Feature Articles - Automated Mould Industries
Mold Evacuation Solves
Short Shots
Automated
Mould Industries (AMI), a custom molder in Richmond, Ill., used
a mold purge/evacuation system to achieve zero defects when molding
a critical part, an oil slinger for an automotive fuel pump. The
part had not been consistently filling out in a 16-cavity mold,
and despite 100% quality inspection, a small percentage (0.26%)
of defective parts was slipping through undetected. AMI ultimately
concluded that the problem could be corrected only by fixing the
molding process, not by better inspection.
In order to accommodate the Mold-Vac system, AMI needed
only to modify the mold venting, which required about 5 hr of tool-room
time. The Mold-Vac
device is self-contained, operates with shop compressed air rather
than needing its own pump and motor, and has few moving parts.
The thin-walled, glass-filled polyethylene part is one of about 50 components
of a fuel pump manufactured by BG Automotive Motors (BGAM), a joint venture
of Robert Bosch GmbH of Germany and General Electric Co. It was injection
molded in a 16-sec cycle and had to be produced for only a penny a part.

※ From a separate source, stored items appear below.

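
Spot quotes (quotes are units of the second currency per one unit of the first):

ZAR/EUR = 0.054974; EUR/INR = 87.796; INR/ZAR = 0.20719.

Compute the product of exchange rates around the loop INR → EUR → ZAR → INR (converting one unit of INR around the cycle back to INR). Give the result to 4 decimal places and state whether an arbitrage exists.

1.0000 (no arbitrage)

Around INR → EUR → ZAR → INR: 1 ÷ 87.796 ÷ 0.054974 ÷ 0.20719 = 0.999998
Product ≈ 1 (deviation 0.000%, within rounding noise).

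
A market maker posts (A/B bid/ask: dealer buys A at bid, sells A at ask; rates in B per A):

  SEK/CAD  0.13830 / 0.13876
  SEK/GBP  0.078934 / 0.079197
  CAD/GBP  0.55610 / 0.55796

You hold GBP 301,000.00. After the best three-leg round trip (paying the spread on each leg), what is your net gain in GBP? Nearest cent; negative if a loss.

Net profit: GBP 5,876.23

Best loop GBP → CAD → SEK → GBP:
GBP 301,000.00 ÷ 0.55796 (buy CAD at ask) = CAD 539,465.19
CAD 539,465.19 ÷ 0.13876 (buy SEK at ask) = SEK 3,887,757.24
SEK 3,887,757.24 × 0.078934 (sell SEK at bid) = GBP 306,876.23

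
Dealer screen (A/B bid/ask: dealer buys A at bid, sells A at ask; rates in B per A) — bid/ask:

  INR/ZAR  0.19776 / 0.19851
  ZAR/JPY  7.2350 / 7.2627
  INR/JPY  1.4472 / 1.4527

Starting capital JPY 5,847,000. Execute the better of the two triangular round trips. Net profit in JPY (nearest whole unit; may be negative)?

Best loop JPY → ZAR → INR → JPY:
JPY 5,847,000 ÷ 7.2627 (buy ZAR at ask) = ZAR 805,072.49
ZAR 805,072.49 ÷ 0.19851 (buy INR at ask) = INR 4,055,576.51
INR 4,055,576.51 × 1.4472 (sell INR at bid) = JPY 5,869,230

Net profit: JPY 22,230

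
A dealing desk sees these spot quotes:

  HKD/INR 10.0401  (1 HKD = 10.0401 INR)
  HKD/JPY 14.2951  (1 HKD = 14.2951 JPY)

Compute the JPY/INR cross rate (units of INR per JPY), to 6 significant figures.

1 JPY ÷ 14.2951 = 0.069954 HKD
0.069954 HKD × 10.0401 = 0.702346 INR

JPY/INR = 0.702346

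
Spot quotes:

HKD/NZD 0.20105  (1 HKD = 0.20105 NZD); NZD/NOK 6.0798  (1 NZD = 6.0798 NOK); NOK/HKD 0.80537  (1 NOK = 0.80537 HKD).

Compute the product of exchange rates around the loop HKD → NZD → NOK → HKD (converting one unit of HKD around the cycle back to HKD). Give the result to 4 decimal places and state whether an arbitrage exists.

0.9844 (arbitrage exists)

Around HKD → NZD → NOK → HKD: 1 × 0.20105 × 6.0798 × 0.80537 = 0.984439
Product < 1; profitable direction is HKD → NOK → NZD → HKD.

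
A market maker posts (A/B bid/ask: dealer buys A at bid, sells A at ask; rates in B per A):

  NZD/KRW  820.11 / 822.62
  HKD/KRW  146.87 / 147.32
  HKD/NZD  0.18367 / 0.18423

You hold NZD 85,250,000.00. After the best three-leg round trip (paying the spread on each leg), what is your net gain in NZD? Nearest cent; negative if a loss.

Best loop NZD → KRW → HKD → NZD:
NZD 85,250,000.00 × 820.11 (sell NZD at bid) = KRW 69,914,377,500
KRW 69,914,377,500 ÷ 147.32 (buy HKD at ask) = HKD 474,574,921.94
HKD 474,574,921.94 × 0.18367 (sell HKD at bid) = NZD 87,165,175.91

Net profit: NZD 1,915,175.91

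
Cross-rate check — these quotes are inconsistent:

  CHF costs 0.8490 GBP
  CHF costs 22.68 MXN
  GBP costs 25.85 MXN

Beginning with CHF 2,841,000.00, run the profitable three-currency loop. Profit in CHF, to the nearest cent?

Profit: CHF 94,932.36

Profitable loop is CHF → MXN → GBP → CHF:
CHF 2,841,000.00 × 22.68 = MXN 64,433,880.00
MXN 64,433,880.00 ÷ 25.85 = GBP 2,492,606.58
GBP 2,492,606.58 ÷ 0.8490 = CHF 2,935,932.36
Profit = CHF 2,935,932.36 − CHF 2,841,000.00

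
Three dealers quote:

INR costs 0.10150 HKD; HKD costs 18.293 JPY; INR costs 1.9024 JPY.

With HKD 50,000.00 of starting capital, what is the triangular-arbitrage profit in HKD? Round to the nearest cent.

Profitable loop is HKD → INR → JPY → HKD:
HKD 50,000.00 ÷ 0.10150 = INR 492,610.84
INR 492,610.84 × 1.9024 = JPY 937,143
JPY 937,143 ÷ 18.293 = HKD 51,229.59
Profit = HKD 51,229.59 − HKD 50,000.00

Profit: HKD 1,229.59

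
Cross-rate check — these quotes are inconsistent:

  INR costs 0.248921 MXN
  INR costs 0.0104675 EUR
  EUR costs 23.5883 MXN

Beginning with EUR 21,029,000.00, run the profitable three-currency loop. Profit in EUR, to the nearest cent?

Profitable loop is EUR → INR → MXN → EUR:
EUR 21,029,000.00 ÷ 0.0104675 = INR 2,008,980,176.74
INR 2,008,980,176.74 × 0.248921 = MXN 500,077,354.57
MXN 500,077,354.57 ÷ 23.5883 = EUR 21,200,228.70
Profit = EUR 21,200,228.70 − EUR 21,029,000.00

Profit: EUR 171,228.70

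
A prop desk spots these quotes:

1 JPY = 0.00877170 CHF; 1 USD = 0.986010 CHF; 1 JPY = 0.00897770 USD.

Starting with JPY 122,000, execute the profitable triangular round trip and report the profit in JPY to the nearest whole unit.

Profit: JPY 1,118

Profitable loop is JPY → USD → CHF → JPY:
JPY 122,000 × 0.00897770 = USD 1,095.28
USD 1,095.28 × 0.986010 = CHF 1,079.96
CHF 1,079.96 ÷ 0.00877170 = JPY 123,118
Profit = JPY 123,118 − JPY 122,000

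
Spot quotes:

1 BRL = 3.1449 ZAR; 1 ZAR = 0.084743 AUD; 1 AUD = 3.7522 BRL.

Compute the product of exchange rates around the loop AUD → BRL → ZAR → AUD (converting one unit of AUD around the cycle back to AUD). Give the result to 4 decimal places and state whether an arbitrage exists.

1.0000 (no arbitrage)

Around AUD → BRL → ZAR → AUD: 1 × 3.7522 × 3.1449 × 0.084743 = 0.999992
Product ≈ 1 (deviation 0.001%, within rounding noise).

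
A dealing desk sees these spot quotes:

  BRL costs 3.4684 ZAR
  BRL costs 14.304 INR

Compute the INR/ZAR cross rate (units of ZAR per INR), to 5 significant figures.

1 INR ÷ 14.304 = 0.0699105 BRL
0.0699105 BRL × 3.4684 = 0.242478 ZAR

INR/ZAR = 0.24248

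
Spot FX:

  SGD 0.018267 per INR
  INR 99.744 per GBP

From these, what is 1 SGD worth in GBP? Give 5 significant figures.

SGD/GBP = 0.54884

1 SGD ÷ 0.018267 = 54.7435 INR
54.7435 INR ÷ 99.744 = 0.54884 GBP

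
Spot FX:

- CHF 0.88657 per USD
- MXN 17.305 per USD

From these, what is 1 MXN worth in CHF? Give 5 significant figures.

1 MXN ÷ 17.305 = 0.0577868 USD
0.0577868 USD × 0.88657 = 0.051232 CHF

MXN/CHF = 0.051232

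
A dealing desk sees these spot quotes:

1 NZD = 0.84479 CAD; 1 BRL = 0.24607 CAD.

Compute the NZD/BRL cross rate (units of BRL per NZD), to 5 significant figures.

NZD/BRL = 3.4331

1 NZD × 0.84479 = 0.84479 CAD
0.84479 CAD ÷ 0.24607 = 3.43313 BRL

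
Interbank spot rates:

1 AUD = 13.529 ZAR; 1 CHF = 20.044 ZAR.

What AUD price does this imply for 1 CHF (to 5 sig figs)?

CHF/AUD = 1.4816

1 CHF × 20.044 = 20.044 ZAR
20.044 ZAR ÷ 13.529 = 1.48156 AUD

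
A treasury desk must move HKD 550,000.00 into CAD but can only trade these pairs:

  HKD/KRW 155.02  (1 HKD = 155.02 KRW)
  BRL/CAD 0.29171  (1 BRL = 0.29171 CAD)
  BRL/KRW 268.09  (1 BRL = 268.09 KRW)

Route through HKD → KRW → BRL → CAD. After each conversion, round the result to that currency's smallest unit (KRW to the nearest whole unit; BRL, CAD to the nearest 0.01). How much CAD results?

CAD 92,772.90

HKD 550,000.00 × 155.02 = KRW 85,261,000
KRW 85,261,000 ÷ 268.09 = BRL 318,031.26
BRL 318,031.26 × 0.29171 = CAD 92,772.90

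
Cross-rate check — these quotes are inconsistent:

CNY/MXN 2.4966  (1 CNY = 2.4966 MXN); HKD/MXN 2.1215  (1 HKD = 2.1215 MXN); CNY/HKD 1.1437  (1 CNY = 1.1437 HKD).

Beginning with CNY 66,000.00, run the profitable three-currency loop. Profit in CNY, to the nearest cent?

Profit: CNY 1,910.63

Profitable loop is CNY → MXN → HKD → CNY:
CNY 66,000.00 × 2.4966 = MXN 164,775.60
MXN 164,775.60 ÷ 2.1215 = HKD 77,669.38
HKD 77,669.38 ÷ 1.1437 = CNY 67,910.63
Profit = CNY 67,910.63 − CNY 66,000.00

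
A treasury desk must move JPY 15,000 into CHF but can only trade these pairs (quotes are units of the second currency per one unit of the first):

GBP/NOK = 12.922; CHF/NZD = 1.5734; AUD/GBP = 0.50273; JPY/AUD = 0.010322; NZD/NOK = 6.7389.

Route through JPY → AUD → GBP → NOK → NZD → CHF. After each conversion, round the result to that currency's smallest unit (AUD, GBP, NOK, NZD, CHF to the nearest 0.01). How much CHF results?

CHF 94.86

JPY 15,000 × 0.010322 = AUD 154.83
AUD 154.83 × 0.50273 = GBP 77.84
GBP 77.84 × 12.922 = NOK 1,005.85
NOK 1,005.85 ÷ 6.7389 = NZD 149.26
NZD 149.26 ÷ 1.5734 = CHF 94.86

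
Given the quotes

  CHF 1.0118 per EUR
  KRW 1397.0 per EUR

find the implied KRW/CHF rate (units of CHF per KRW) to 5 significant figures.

KRW/CHF = 0.00072427

1 KRW ÷ 1397.0 = 0.00071582 EUR
0.00071582 EUR × 1.0118 = 0.000724266 CHF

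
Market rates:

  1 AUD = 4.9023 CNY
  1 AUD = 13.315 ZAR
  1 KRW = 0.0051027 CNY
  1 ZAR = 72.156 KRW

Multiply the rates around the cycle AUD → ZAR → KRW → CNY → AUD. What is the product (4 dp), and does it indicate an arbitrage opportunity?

1.0000 (no arbitrage)

Around AUD → ZAR → KRW → CNY → AUD: 1 × 13.315 × 72.156 × 0.0051027 ÷ 4.9023 = 1.000032
Product ≈ 1 (deviation 0.003%, within rounding noise).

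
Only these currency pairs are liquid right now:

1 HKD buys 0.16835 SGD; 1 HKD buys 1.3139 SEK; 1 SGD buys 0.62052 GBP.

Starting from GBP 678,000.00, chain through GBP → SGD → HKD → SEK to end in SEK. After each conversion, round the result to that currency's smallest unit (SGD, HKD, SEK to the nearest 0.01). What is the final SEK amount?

GBP 678,000.00 ÷ 0.62052 = SGD 1,092,631.99
SGD 1,092,631.99 ÷ 0.16835 = HKD 6,490,240.51
HKD 6,490,240.51 × 1.3139 = SEK 8,527,527.01

SEK 8,527,527.01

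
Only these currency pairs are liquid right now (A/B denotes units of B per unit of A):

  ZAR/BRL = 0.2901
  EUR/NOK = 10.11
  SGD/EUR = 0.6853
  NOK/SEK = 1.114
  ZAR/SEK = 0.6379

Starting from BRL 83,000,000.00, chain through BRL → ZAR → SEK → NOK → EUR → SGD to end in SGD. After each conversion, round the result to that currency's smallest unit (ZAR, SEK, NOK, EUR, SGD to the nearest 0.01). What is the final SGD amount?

SGD 23,646,446.59

BRL 83,000,000.00 ÷ 0.2901 = ZAR 286,108,238.54
ZAR 286,108,238.54 × 0.6379 = SEK 182,508,445.36
SEK 182,508,445.36 ÷ 1.114 = NOK 163,831,638.56
NOK 163,831,638.56 ÷ 10.11 = EUR 16,204,909.85
EUR 16,204,909.85 ÷ 0.6853 = SGD 23,646,446.59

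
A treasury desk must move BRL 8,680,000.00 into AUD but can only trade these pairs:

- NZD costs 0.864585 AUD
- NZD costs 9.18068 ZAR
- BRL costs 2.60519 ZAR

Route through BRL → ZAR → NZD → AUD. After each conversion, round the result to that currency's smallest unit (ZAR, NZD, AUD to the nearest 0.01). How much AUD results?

AUD 2,129,570.27

BRL 8,680,000.00 × 2.60519 = ZAR 22,613,049.20
ZAR 22,613,049.20 ÷ 9.18068 = NZD 2,463,112.67
NZD 2,463,112.67 × 0.864585 = AUD 2,129,570.27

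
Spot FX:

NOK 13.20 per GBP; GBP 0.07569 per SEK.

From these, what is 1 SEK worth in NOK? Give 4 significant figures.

1 SEK × 0.07569 = 0.07569 GBP
0.07569 GBP × 13.20 = 0.999108 NOK

SEK/NOK = 0.9991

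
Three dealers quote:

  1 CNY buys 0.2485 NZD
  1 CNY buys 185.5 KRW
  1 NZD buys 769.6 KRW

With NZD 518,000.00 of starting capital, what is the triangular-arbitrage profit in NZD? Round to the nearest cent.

Profitable loop is NZD → KRW → CNY → NZD:
NZD 518,000.00 × 769.6 = KRW 398,652,800
KRW 398,652,800 ÷ 185.5 = CNY 2,149,071.70
CNY 2,149,071.70 × 0.2485 = NZD 534,044.32
Profit = NZD 534,044.32 − NZD 518,000.00

Profit: NZD 16,044.32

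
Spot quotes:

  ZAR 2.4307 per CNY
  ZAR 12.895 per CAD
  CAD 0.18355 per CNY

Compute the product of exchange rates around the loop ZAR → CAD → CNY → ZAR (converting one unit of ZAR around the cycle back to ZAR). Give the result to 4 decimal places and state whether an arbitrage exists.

1.0270 (arbitrage exists)

Around ZAR → CAD → CNY → ZAR: 1 ÷ 12.895 ÷ 0.18355 × 2.4307 = 1.026965
Product > 1; profitable direction is ZAR → CAD → CNY → ZAR.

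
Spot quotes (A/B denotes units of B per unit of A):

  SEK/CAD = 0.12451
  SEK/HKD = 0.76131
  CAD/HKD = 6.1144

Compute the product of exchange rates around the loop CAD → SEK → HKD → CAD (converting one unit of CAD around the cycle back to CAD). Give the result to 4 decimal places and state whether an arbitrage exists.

1.0000 (no arbitrage)

Around CAD → SEK → HKD → CAD: 1 ÷ 0.12451 × 0.76131 ÷ 6.1144 = 1.000008
Product ≈ 1 (deviation 0.001%, within rounding noise).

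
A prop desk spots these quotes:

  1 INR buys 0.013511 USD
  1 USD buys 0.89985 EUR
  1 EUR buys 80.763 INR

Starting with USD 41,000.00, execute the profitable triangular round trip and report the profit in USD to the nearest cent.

Profit: USD 755.51

Profitable loop is USD → INR → EUR → USD:
USD 41,000.00 ÷ 0.013511 = INR 3,034,564.43
INR 3,034,564.43 ÷ 80.763 = EUR 37,573.70
EUR 37,573.70 ÷ 0.89985 = USD 41,755.51
Profit = USD 41,755.51 − USD 41,000.00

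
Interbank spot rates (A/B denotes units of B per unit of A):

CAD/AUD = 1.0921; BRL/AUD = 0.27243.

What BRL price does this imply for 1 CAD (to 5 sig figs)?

CAD/BRL = 4.0087

1 CAD × 1.0921 = 1.0921 AUD
1.0921 AUD ÷ 0.27243 = 4.00874 BRL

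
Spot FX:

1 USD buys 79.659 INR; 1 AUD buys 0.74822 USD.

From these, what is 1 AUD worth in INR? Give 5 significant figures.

AUD/INR = 59.602

1 AUD × 0.74822 = 0.74822 USD
0.74822 USD × 79.659 = 59.6025 INR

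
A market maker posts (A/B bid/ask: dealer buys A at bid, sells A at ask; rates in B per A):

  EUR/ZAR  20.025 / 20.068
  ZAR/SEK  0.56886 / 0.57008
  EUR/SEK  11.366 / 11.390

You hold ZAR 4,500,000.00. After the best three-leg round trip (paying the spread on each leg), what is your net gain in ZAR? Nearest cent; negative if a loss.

Net profit: ZAR 561.61

Best loop ZAR → SEK → EUR → ZAR:
ZAR 4,500,000.00 × 0.56886 (sell ZAR at bid) = SEK 2,559,870.00
SEK 2,559,870.00 ÷ 11.390 (buy EUR at ask) = EUR 224,747.15
EUR 224,747.15 × 20.025 (sell EUR at bid) = ZAR 4,500,561.61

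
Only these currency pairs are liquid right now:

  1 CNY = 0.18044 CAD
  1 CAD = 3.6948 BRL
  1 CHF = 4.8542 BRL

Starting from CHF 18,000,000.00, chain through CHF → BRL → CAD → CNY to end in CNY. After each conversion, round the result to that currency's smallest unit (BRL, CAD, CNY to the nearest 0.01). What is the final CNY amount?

CHF 18,000,000.00 × 4.8542 = BRL 87,375,600.00
BRL 87,375,600.00 ÷ 3.6948 = CAD 23,648,262.42
CAD 23,648,262.42 ÷ 0.18044 = CNY 131,058,869.54

CNY 131,058,869.54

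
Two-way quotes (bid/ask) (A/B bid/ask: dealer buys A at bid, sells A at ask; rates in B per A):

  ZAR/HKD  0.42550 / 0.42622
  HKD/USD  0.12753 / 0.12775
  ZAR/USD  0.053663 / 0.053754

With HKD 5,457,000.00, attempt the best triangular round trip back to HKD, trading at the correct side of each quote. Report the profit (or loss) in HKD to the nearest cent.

Net profit: HKD 51,775.72

Best loop HKD → USD → ZAR → HKD:
HKD 5,457,000.00 × 0.12753 (sell HKD at bid) = USD 695,931.21
USD 695,931.21 ÷ 0.053754 (buy ZAR at ask) = ZAR 12,946,593.93
ZAR 12,946,593.93 × 0.42550 (sell ZAR at bid) = HKD 5,508,775.72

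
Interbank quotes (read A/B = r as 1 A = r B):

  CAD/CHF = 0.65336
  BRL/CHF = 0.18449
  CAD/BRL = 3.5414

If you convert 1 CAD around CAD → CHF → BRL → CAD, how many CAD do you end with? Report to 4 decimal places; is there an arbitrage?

1.0000 (no arbitrage)

Around CAD → CHF → BRL → CAD: 1 × 0.65336 ÷ 0.18449 ÷ 3.5414 = 1.000011
Product ≈ 1 (deviation 0.001%, within rounding noise).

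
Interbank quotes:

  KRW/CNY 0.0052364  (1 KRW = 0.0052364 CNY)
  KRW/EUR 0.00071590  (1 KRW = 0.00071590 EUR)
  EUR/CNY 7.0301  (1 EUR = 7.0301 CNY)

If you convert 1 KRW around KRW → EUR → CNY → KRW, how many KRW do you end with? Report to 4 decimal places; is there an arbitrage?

Around KRW → EUR → CNY → KRW: 1 × 0.00071590 × 7.0301 ÷ 0.0052364 = 0.961128
Product < 1; profitable direction is KRW → CNY → EUR → KRW.

0.9611 (arbitrage exists)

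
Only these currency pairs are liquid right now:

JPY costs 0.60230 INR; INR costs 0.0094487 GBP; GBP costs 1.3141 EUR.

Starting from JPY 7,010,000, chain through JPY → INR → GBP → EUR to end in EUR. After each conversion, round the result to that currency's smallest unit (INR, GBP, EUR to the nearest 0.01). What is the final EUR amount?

EUR 52,424.14

JPY 7,010,000 × 0.60230 = INR 4,222,123.00
INR 4,222,123.00 × 0.0094487 = GBP 39,893.57
GBP 39,893.57 × 1.3141 = EUR 52,424.14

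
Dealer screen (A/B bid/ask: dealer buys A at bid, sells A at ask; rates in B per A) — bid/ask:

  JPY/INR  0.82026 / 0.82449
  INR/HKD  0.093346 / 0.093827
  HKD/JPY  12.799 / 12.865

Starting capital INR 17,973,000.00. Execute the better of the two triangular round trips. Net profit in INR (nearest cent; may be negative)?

Best loop INR → JPY → HKD → INR:
INR 17,973,000.00 ÷ 0.82449 (buy JPY at ask) = JPY 21,798,930
JPY 21,798,930 ÷ 12.865 (buy HKD at ask) = HKD 1,694,436.86
HKD 1,694,436.86 ÷ 0.093827 (buy INR at ask) = INR 18,059,160.62

Net profit: INR 86,160.62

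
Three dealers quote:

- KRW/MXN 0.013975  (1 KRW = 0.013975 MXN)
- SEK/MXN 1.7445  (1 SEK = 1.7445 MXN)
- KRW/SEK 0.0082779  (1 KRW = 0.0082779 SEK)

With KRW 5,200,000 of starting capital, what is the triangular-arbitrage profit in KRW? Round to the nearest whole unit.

Profitable loop is KRW → SEK → MXN → KRW:
KRW 5,200,000 × 0.0082779 = SEK 43,045.08
SEK 43,045.08 × 1.7445 = MXN 75,092.14
MXN 75,092.14 ÷ 0.013975 = KRW 5,373,320
Profit = KRW 5,373,320 − KRW 5,200,000

Profit: KRW 173,320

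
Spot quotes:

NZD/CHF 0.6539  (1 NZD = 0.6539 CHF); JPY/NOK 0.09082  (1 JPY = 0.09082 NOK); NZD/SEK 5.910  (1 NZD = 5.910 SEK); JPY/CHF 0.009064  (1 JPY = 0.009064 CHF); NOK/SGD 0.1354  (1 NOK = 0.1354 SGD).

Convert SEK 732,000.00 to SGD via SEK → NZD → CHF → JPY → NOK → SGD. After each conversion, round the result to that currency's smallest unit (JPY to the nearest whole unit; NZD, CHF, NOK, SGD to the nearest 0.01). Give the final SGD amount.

SEK 732,000.00 ÷ 5.910 = NZD 123,857.87
NZD 123,857.87 × 0.6539 = CHF 80,990.66
CHF 80,990.66 ÷ 0.009064 = JPY 8,935,421
JPY 8,935,421 × 0.09082 = NOK 811,514.94
NOK 811,514.94 × 0.1354 = SGD 109,879.12

SGD 109,879.12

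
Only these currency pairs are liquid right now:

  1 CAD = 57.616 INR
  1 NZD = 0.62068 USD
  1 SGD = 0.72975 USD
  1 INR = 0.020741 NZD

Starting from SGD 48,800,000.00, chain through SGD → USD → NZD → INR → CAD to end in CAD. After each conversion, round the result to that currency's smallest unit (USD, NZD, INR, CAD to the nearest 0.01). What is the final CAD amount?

CAD 48,012,395.91

SGD 48,800,000.00 × 0.72975 = USD 35,611,800.00
USD 35,611,800.00 ÷ 0.62068 = NZD 57,375,459.17
NZD 57,375,459.17 ÷ 0.020741 = INR 2,766,282,202.88
INR 2,766,282,202.88 ÷ 57.616 = CAD 48,012,395.91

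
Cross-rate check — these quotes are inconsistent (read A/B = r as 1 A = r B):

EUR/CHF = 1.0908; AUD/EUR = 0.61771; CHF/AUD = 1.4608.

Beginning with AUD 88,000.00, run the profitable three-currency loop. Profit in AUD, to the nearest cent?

Profit: AUD 1,405.07

Profitable loop is AUD → CHF → EUR → AUD:
AUD 88,000.00 ÷ 1.4608 = CHF 60,240.96
CHF 60,240.96 ÷ 1.0908 = EUR 55,226.41
EUR 55,226.41 ÷ 0.61771 = AUD 89,405.07
Profit = AUD 89,405.07 − AUD 88,000.00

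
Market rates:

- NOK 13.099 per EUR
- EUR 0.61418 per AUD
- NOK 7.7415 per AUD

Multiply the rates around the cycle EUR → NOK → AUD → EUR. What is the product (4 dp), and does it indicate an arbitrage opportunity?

1.0392 (arbitrage exists)

Around EUR → NOK → AUD → EUR: 1 × 13.099 ÷ 7.7415 × 0.61418 = 1.039223
Product > 1; profitable direction is EUR → NOK → AUD → EUR.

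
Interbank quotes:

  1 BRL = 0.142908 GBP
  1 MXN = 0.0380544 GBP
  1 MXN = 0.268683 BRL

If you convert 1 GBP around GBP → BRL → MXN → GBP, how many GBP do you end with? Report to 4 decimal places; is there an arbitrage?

0.9911 (arbitrage exists)

Around GBP → BRL → MXN → GBP: 1 ÷ 0.142908 ÷ 0.268683 × 0.0380544 = 0.991079
Product < 1; profitable direction is GBP → MXN → BRL → GBP.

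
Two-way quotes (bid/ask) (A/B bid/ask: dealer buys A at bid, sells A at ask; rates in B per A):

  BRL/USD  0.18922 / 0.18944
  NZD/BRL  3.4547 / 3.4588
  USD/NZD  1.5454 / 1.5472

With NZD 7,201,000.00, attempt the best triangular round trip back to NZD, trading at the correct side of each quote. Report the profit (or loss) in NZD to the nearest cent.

Net profit: NZD 73,633.14

Best loop NZD → BRL → USD → NZD:
NZD 7,201,000.00 × 3.4547 (sell NZD at bid) = BRL 24,877,294.70
BRL 24,877,294.70 × 0.18922 (sell BRL at bid) = USD 4,707,281.70
USD 4,707,281.70 × 1.5454 (sell USD at bid) = NZD 7,274,633.14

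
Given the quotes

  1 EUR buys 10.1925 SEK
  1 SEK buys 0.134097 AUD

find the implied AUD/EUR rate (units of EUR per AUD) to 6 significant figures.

AUD/EUR = 0.731645

1 AUD ÷ 0.134097 = 7.45729 SEK
7.45729 SEK ÷ 10.1925 = 0.731645 EUR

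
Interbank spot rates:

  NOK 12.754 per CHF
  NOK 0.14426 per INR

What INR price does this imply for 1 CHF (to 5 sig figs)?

CHF/INR = 88.410

1 CHF × 12.754 = 12.754 NOK
12.754 NOK ÷ 0.14426 = 88.4098 INR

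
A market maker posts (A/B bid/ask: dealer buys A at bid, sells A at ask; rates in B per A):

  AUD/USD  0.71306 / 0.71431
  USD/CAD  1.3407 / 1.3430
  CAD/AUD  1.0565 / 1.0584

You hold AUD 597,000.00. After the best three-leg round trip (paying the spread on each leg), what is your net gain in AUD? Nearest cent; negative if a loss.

Best loop AUD → USD → CAD → AUD:
AUD 597,000.00 × 0.71306 (sell AUD at bid) = USD 425,696.82
USD 425,696.82 × 1.3407 (sell USD at bid) = CAD 570,731.73
CAD 570,731.73 × 1.0565 (sell CAD at bid) = AUD 602,978.07

Net profit: AUD 5,978.07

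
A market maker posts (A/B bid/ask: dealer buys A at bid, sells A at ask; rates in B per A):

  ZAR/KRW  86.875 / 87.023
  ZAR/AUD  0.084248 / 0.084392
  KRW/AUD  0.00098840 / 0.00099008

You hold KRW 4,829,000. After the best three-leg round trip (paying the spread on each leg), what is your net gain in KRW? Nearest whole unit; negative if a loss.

Best loop KRW → AUD → ZAR → KRW:
KRW 4,829,000 × 0.00098840 (sell KRW at bid) = AUD 4,772.98
AUD 4,772.98 ÷ 0.084392 (buy ZAR at ask) = ZAR 56,557.30
ZAR 56,557.30 × 86.875 (sell ZAR at bid) = KRW 4,913,415

Net profit: KRW 84,415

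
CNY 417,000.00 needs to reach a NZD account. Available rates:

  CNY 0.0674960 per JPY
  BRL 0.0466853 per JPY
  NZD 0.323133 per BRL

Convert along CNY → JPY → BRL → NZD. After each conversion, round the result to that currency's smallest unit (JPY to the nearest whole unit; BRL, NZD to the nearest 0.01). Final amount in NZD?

NZD 93,200.77

CNY 417,000.00 ÷ 0.0674960 = JPY 6,178,144
JPY 6,178,144 × 0.0466853 = BRL 288,428.51
BRL 288,428.51 × 0.323133 = NZD 93,200.77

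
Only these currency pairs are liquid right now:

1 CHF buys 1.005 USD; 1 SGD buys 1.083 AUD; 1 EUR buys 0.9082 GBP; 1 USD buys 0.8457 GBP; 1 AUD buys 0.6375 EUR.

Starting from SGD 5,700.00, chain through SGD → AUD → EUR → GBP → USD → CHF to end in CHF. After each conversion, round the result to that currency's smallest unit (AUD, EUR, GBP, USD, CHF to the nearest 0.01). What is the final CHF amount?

SGD 5,700.00 × 1.083 = AUD 6,173.10
AUD 6,173.10 × 0.6375 = EUR 3,935.35
EUR 3,935.35 × 0.9082 = GBP 3,574.08
GBP 3,574.08 ÷ 0.8457 = USD 4,226.18
USD 4,226.18 ÷ 1.005 = CHF 4,205.15

CHF 4,205.15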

After being molded, the washer-like part was incorporated into BGAM's automated
assembly line. Production records showed that just one off-spec part would
shut the assembly line down for half an hour, at a cost of $1200.
AMI was informed about its short-shot problem by BGAM, which declared that
it would not tolerate even one shutdown of the assembly line per month.
The defective parts had to be eliminated. AMI's visual inspection system
had achieved 99.74% defect-free rate, but at an inspection rate of one part
per second, nearly 80 defective parts in 30,000 were slipping past the inspection
station.
In an effort to address the problem, AMI implemented a more rigorous visual
inspection system, but this did not significantly improve quality within
an 8-hr shift because of what AMI quality assurance manager Sam Makwana
describes as the "fatigue factor." The molder considered an automatic
high-speed sorting machine, but the $50,000-plus price tag of such an optical
inspection system would adversely affect part cost.
Fix the process
AMI's management concluded that the molding process had to be made 100%
reliable in order to eliminate human error and the need for inspections
altogether. The company systematically checked all of the usual tooling
and process control parameters for a solution, but to no avail. It even
considered buying sophisticated machine controls that would automate and
computerize the process. But the problem appeared to be inherent in the
thin-walled part and the high-speed, multi-cavity molding process.
Interestingly, the solution to the problem was already on the company's
molding room floor. Months earlier, AMI had purchased a Mold-Vac 4000 system
from CAE Services Corp., Bloomingdale, Ill. This unit had eliminated a problem
for another of AMI customers by using a blowback feature to clean and purge
vented ejector and core pins between molding cycles. However, the principal
use of the Mold-Vac system is to prevent short shots, voids, and burns by
eliminating trapped air and gas within the mold cavities. The vacuum cycle
actively assists in filling the cavity by reducing cavity pressure and improving
the heat-transfer capability of the mold, especially for thin-walled parts
like the BGAM oil slinger.
In order to accommodate the Mold-Vac system, AMI needed only to modify
the mold venting, which required about 5 hr of tool-room time. The Mold-Vac
device is self-contained, operates with shop compressed air rather than
needing its own pump and motor, and has few moving parts. Equally important,
the system's evacuation time is substantially less than the mold fill time,
so fast cycles were maintained.
According to AMI, the evacuation system provided a cost-efficient way to
achieve zero defects for the oil slinger.